In conjunction with Litquake, Welsh was interviewed by one of his close friends, Alan Black. I arrived early and anxiously reread Skagboys. A Litquake employee asked if she could take my photo (I’m not going to lie, I was excited to represent the San Francisco Welsh audience.) They showed a small clip from a documentary about Welsh. Following that was an interview between Black and Welsh which felt more like a conversation between two old friends about one’s writing. Welsh was extremely funny and charming. He did a reading from Skagboys, starting at the first “POOKOW” on page 37 through page 41. He read enthusiastically, shouting out the word POOKOW!!! each time. He acted it out, squatting and shuffling, and making faces. He not only has a way with words, he also has a way with reading. His reading was loud and over the top, just like the scene he read, which is on par with Renton disappearing down the dirtiest toilet in Scotland (in Trainspotting).

“POOKOW.
POOKOW.
Monday morning; cunting, evil, degrading, spunk-guzzling Monday morning. Aroond thirty staff oan duty and ah cannae talk tae one single fucker. Not one. Gillsland is the one cunt ta dae well oot ay the recession, moving oot ay high-end shopfitting wi six men, tae low-end housepanel construction and thirty employees. The labour costs are aboot the same, mind you, the tight cunt.” (Welsh, 37)

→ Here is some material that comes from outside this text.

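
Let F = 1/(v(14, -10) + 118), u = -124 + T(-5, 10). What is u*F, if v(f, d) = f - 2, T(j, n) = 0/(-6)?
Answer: -62/65 ≈ -0.95385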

Irvine Welsh, Trainspotting, Skagboys, Filth

There was a question and answer session that I wanted to be a part of and yet couldn’t bring myself to raise my hand. I almost did, but I was sitting next to a bunch of loud people who kept asking questions I didn’t care about; for example, what does Welsh think of the election? what does he think of one American team beating another? I really wanted to know about his writing process but unfortunately I didn’t have the courage to ask. Lesson learned.

Irvine Welsh, Trainspotting, Skagboys, Filth

Welsh was kind enough to sign all the books people brought/bought and I saw him sign someone’s Trainspotting dvd. I had special ordered my copy of Skagboys through England earlier in the year because I couldn’t wait for the American release date (which was four months later). He signed mine and he took a photo with me (he took photos with everyone that wanted to). I of course, froze up and couldn’t say anything. I asked him how he was and he said good and politely asked me how I was. I turned bright red but he was so genuine that he made me feel at ease with him (or as much as I could meeting a man whose every work I’ve read at least once).

I left and walked home alone because I couldn’t catch a cab. I walked under the freeway and somehow it seemed appropriate. It was a dark, dirty poetry; beautiful with all its flaws without asking for forgiveness, just like Welsh’s characters.